There should be a command line tool. I believe it was called makebfs in BeOS. Look for Haiku’s version but be careful because you’ll have to specify the drive/partition and could write to the wrong one.

DriveSetup is the easier way to do your partitioning. What revision of Haiku are you using? Can you try with nightly r34990?

Looks like it should work:
http://dev.haiku-os.org/ticket/4383

How do I delete the fat32 partition?
I’m using 35234 gcc4 hybrid.

What’s special about r34990?

Couple big changes were done to Haiku and I believe they were after 34990 - I lost track & too lazy to look through them. I know that 34990 was stable for me, nightlies can be hit or miss depending on the changes done. That’s why good to follow the timeline to see what minor or major changes happen and for new bugs/tickets which appear afterwards.

http://dev.haiku-os.org/timeline

You should be able to delete in Windows XP. Control Panel->Admin Tools->Computer Management->Disk Management

You can try with the revision you have since it is newer and I think should be OK too - if not crashing/KDL then should be good but you’ll have to test it out.

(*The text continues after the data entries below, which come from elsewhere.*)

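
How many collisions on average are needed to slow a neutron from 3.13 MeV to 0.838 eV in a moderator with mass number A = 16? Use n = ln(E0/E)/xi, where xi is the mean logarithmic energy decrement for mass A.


xi = 1 + (A-1)^2/(2A)*ln((A-1)/(A+1)) = 0.1199467 (for A = 16)
n = ln(E0/E) / xi
n = ln(3.13e6 / 0.838) / 0.1199467
n = ln(3.735084e+06) / 0.1199467 = 126.17

126.17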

I wish I could report success. Some of this may be progress, though.
WinXP Disk Management would not delete the partition: that option was greyed out.
I used flashnul to wipe it by writing the haiku image onto the drive (it’s the only operation I know how to do with flashnul safely).
Install in Haiku could now see the partition (reported as a 3.7GB BFS partition), and I was able to install. The result was almost identical to using flashnul to add the image. QT and Arora were added from the 1GB flash, where I had added them. DriveSetup sees it as 3.7GB, and the icon shows 450MB.
In WinXP, properties sees it as 0 bytes, and Disk Management reports 3.7GB. It still has Delete Partition greyed out.
I did visit KDL at the end, but that might have had something to do with trying to unmount the drive too early.
I’ll try some more variations.

flashnul takes the size of the image, which is around 500-600 MB for Alpha1, and writes it to the 4GB USB drive - wastes the other 3.5GB.

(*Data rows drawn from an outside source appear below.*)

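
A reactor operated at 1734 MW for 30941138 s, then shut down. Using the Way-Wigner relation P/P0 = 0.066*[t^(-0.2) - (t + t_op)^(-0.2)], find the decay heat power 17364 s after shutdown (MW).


P/P0 = 0.066 * [t^(-0.2) - (t + t_op)^(-0.2)]
P/P0 = 0.066 * [17364^(-0.2) - (17364 + 30941138)^(-0.2)]
P/P0 = 0.066 * [0.1419286 - 0.03175733] = 0.007271304
P = 1734 * 0.007271304 = 12.608 MW

12.608


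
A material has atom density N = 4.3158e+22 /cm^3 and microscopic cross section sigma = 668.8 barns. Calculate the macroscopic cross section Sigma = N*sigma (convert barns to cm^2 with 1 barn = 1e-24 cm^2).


Sigma = N * sigma_barns * 1e-24
Sigma = 4.3158e+22 * 668.8 * 1e-24
Sigma = 28.864 /cm

28.864


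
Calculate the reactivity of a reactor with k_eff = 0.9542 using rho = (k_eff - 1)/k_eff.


rho = (k_eff - 1) / k_eff
rho = (0.9542 - 1) / 0.9542
rho = -0.047998

-0.047998


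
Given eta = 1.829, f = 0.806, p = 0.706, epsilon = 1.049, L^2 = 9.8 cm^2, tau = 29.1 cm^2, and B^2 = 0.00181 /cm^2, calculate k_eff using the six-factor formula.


k_inf = eta*f*p*eps = 1.829*0.806*0.706*1.049 = 1.091764
P_TNL = 1/(1 + L^2*B^2) = 1/(1 + 9.8*0.00181) = 0.9825712
P_FNL = exp(-B^2*tau) = exp(-0.00181*29.1) = 0.9486921
k_eff = k_inf * P_TNL * P_FNL = 1.091764 * 0.9825712 * 0.9486921
k_eff = 1.0177

1.0177


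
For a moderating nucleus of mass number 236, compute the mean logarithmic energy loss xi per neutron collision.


xi = 1 + (A-1)^2/(2A) * ln((A-1)/(A+1))
xi = 1 + (236-1)^2/(2*236) * ln((236-1)/(236 +1))
xi = 0.0084507

0.0084507


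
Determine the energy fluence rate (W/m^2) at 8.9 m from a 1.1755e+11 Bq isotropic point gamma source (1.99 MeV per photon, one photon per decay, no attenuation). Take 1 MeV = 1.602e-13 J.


psi = A * E * 1.602e-13 / (4*pi*r^2)
psi = 1.1755e+11 * 1.99 * 1.602e-13 / (4*pi*8.9^2)
psi = 3.7649e-05 W/m^2

3.7649e-05


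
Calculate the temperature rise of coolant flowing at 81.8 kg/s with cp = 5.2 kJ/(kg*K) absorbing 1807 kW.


dT = Q / (m_dot * cp)
dT = 1807 / (81.8 * 5.2)
dT = 4.2482 C

4.2482


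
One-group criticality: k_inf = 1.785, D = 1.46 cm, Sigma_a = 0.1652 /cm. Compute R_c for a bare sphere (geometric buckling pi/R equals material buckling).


L^2 = D / Sigma_a = 1.46 / 0.1652 = 8.837772 cm^2
B_m^2 = (k_inf - 1) / L^2 = (1.785 - 1) / 8.837772 = 0.08882329 /cm^2
For a bare sphere: B_g = pi/R, so R_c = pi / sqrt(B_m^2)
R_c = pi / sqrt(0.08882329) = 10.541 cm

10.541


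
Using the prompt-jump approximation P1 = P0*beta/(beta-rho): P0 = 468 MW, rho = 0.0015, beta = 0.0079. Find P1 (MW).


P1/P0 = beta / (beta - rho)
P1/P0 = 0.0079 / (0.0079 - 0.0015) = 1.234375
P1 = 468 * 1.234375 = 577.69 MW

577.69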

Somehow you need to initialize the partition with BFS to do the copy over or OS install. When you used flashnul, you said the partition was now BFS. Could you use DriveSetup on it after flashnul?

You have to initialize partition to BFS with DriveSetup (or makebfs?). This is the only way you will get the full size of the USB drive.

If you figure it out, then let us know and if not, then file a bug report so it can be looked into further by a developer.

I couldn’t do anything with DriveSetup after using flashnul to write the image.
I’ll check out makeBFS.

Alpha 2 is now installed on a 4GB flash drive (Yay!). The instructions on how to use Installer and Setup Partitions worked (though the steps are not what I would call intuitive).